Author: Gwendolyn Brooks

First published: 1953

Genre: Novel

Locale: The South Side of Chicago, Illinois

Plot: Psychological realism

Time: The 1920's to the 1940's

Maud Martha Brown Phillips, the protagonist. She is the daughter of Belva and Abraham Brown, reared with her older sister Helen and brother Harry in Cottage Grove, a neighborhood on Chicago's South Side. She is first seen at the age of seven. Maud perceives herself as ordinary and not beautiful, with her dark coloring and nappy hair. She desires to be cherished and dreams of an exciting life in New York City. Helen warns her to stop reading books if she ever wants to get a boyfriend. Maud Martha eventually marries Paul Phillips and moves to a dingy kitchenette apartment on the third floor of a graystone building. There they read together. She loses herself in Of Human Bondage while he falls asleep with Sex in the Married Life. After the birth of their daughter Paulette, Maud settles for a life that is clearly less than she had hoped for, in a listless marriage and living in a shabby apartment in a quirky neighborhood, but she remains determined to survive life's indignities.

Paul Phillips, a grocery clerk, Maud's insensitive husband. He is interested in her at first because she is an incorruptible virgin. He cannot concede defeat so “allows” Maud to steal him away from the city's nightlife, beautiful “high yellow” (light-skinned) women, fancy clothes, and impressive cars. He retains his obsession with the social whirl, however, cultivating an invitation to the Foxy Cats Club Ball and barely hiding his desire to leave his wife at home. After his efforts at social climbing fail, he makes little attempt to be a good husband. Lacking the sensitivity and patience to respect Maud's fondness for family holiday celebrations, he makes her put their daughter to bed and invites his beer-drinking friends over for Christmas.

Belva Brown, Maud's fussy and domineering mother. She is alternately kind and harsh with her daughter. Although she provides a solid home for her three children, never forgetting a birthday and making each holiday a special memory, she is a thorn in Maud's side, almost fainting at the birth of her first grandchild and unfavorably comparing Maud to Helen even after they are grown.

Helen Brown, Maud's older and prettier sister. Despite being less intelligent than her sister, Helen is the family's favorite. She scolds Maud for losing herself in books. Seldom sympathetic to others, she hates the “hulk of rotten wood” they call home and uses her beauty to marry a doctor, whom she does not love but who can give her a different and more comfortable life.

Abraham Brown, Maud's father, who has worked as a janitor all his life. He loves his old house and worries constantly about Helen's well-being, never realizing how hurt and slighted Maud feels.

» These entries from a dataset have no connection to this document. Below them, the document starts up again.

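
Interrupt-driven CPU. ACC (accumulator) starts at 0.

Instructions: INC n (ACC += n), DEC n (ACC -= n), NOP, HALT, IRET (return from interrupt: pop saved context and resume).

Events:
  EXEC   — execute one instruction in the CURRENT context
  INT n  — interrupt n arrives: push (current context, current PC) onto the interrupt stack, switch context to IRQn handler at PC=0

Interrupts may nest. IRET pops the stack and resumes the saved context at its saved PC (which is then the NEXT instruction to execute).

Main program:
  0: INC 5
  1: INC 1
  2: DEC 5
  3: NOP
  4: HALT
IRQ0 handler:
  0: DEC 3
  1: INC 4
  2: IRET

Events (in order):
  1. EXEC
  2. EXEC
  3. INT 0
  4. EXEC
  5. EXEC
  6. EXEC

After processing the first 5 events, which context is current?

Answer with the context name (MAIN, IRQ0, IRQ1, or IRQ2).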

David McKemster, Maud's former boyfriend. He aspires to leave his humble neighborhood to go to the university. After Maud is married, she accidentally meets him at a lecture, but he is cool to her when he spots his white intellectual friends from college.

Paulette Phillips, Maud and Paul's daughter. Her innocent child's voice finally enables Maud to face and break the silence she has constructed for herself.